Apparently Le Corbusier only accepted this commission because he was given a free rein. One of the leading clerics responsible for appointing Le Corbusier reputedly said that it was better to engage a genius who was a non believer than a believer with no talent. Needless to say there was huge controversy over the design and the townspeople were not at all keen. They now have to deal with two kinds of pilgrims - those coming once a year to celebrate the birth of the Virgin and those who come all year round to visit the building for its own sake.

Perhaps it is a legacy of that controversy that explains the locals' indifference to both the new breed of pilgrim and the architectural icon in their midst. In my hotel the only reference to it was a framed photo in the breakfast room of three fighter jets with the chapel below. Another image in the window of the local photographer's studio indicates that it has been used as the backdrop for a wedding photo at least once. The very-hard-to-find tourist information centre has a small selection of postcards and could those little square coloured glass windows in the house on the way up the hill to the chapel have been inspired by those in the south wall?

I wonder what it would be like if there were an iconic building in Reefton, with its similar climate and mining heritage. Reefton is a much livelier place than Ronchamp. The people who live there are still mining and if they're not they are in some way making a living from the town's comparatively short history - museums, tours, creative endeavours that draw from its colourful past. Would a fantastic piece of architecture on the town's edge make a difference to Reefton?

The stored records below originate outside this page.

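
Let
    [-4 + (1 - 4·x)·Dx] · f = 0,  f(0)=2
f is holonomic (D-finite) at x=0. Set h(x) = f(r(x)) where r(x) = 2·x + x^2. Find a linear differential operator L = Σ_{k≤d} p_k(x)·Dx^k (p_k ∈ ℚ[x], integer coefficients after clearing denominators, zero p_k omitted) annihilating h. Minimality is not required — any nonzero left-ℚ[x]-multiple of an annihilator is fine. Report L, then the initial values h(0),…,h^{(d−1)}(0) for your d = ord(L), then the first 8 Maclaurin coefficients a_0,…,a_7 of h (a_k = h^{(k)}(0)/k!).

L = (8 + 8·x) + (-1 + 8·x + 4·x^2)·Dx  (order 1).
h: a_k = 2, 16, 136, 1152, 9760, 82688, 700544, 5935104, …
ICs: h(0) = 2.

f: a_k = 2, 8, 32, 128, 512, 2048, 8192, 32768, …
Change of var in L_f (x↦r) gives L₀.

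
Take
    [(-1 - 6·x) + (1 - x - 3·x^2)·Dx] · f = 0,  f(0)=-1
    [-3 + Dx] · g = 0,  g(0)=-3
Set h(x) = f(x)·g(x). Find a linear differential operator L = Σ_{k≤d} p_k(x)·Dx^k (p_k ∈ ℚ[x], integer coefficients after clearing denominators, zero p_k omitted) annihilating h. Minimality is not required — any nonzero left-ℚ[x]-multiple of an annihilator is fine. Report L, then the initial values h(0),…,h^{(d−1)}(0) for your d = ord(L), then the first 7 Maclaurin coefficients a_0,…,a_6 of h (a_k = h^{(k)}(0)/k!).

L = (4 + 3·x - 9·x^2) + (-1 + x + 3·x^2)·Dx  (order 1).
h: a_k = 3, 12, 69/2, 84, 1581/8, 4557/10, 84129/80, …
ICs: h(0) = 3.

f: a_k = -1, -1, -4, -7, -19, -40, -97, …
g: a_k = -3, -9, -27/2, -27/2, -81/8, -243/40, -243/80, …
Product ⇒ symmetric product L₀, ord ≤ 1.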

St Canices was designed by John Scott

Just down the road in Westport there is a wonderful church. St Canices was designed by John Scott, a nationally renowned architect, in the late 1960's. Yet until recently very few people, even architects, knew of its existence, and I doubt it makes any difference to the number of tourists visiting the region.

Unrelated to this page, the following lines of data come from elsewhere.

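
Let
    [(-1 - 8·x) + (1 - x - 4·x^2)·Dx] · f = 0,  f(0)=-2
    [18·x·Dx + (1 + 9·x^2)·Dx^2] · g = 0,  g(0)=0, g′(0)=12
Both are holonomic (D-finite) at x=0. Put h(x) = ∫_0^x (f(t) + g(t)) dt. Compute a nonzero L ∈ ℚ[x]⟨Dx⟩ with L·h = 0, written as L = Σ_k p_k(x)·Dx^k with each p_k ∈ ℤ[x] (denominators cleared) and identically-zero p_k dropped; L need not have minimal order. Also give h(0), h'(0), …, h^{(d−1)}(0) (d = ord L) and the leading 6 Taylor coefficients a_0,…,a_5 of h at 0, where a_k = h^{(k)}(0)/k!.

L = (-90 + 360·x + 6462·x^2 + 14688·x^3 + 63936·x^4 + 31104·x^6)·Dx^2 + (36 + 294·x + 324·x^2 + 3198·x^3 + 13680·x^4 + 46080·x^5 + 3888·x^6 + 31104·x^7)·Dx^3 + (-5 - 16·x - 160·x^2 + 96·x^3 - 555·x^4 + 2304·x^5 + 4896·x^6 + 1296·x^7 + 5184·x^8)·Dx^4  (order 4).
h: a_k = 0, -2, 5, -10/3, -27/2, -58/5, …
ICs: h(0) = 0, h′(0) = -2, h′′(0) = 10, h′′′(0) = -20.

f: a_k = -2, -2, -10, -18, -58, -130, …
g: a_k = 0, 12, 0, -36, 0, 972/5, …
Sum ⇒ L₀ = lclm(L_f,L_g) in ℚ(x)⟨Dx⟩.
h=∫h₀ ⇒ L = L₀·Dx.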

There is probably only one building in New Zealand that can claim the distinction of architectural tourist attraction. It's not the need to go to the toilet that drives tourists all the way to Kawakawa, it's because those very funky toilets were designed by Friedrich Hundertwasser, an architect with an international reputation. This iconic building has certainly made a difference to Kawakawa. It has put it on the map. Other businesses have sprung up around it. People are proud of their toilets.

It will be interesting to see whether things change in Ronchamp if Renzo Piano's proposed centre for the nuns of the order of St Clare within the grounds of the chapel goes ahead. The indifference of the locals to the architectural masterpiece in their midst helped to make the Ronchamp experience a highlight of my three months in Europe. The chapel of Notre Dame du Haut may be admired and celebrated by architects and tourists from all over the world, but for the people of the town, and the thousands of believers who gather there once a year to celebrate the birth of the Virgin, its chief importance is as a place of worship. It's an everyday icon.

In the meantime, I have retrieved all the volumes of my father's copies of the works of Le Corbusier from under the computer screens in the office and am now enjoying discovering the rest of the work and process of one of the great architects and thinkers of the twentieth century.

Min Hall, November 2007.

Incidentally, trawling back through records of NZIA architectural awards I note that the Kawakawa toilets have never received any recognition - perhaps Hundertwasser didn't bother to do the paperwork to be able to call himself an architect here.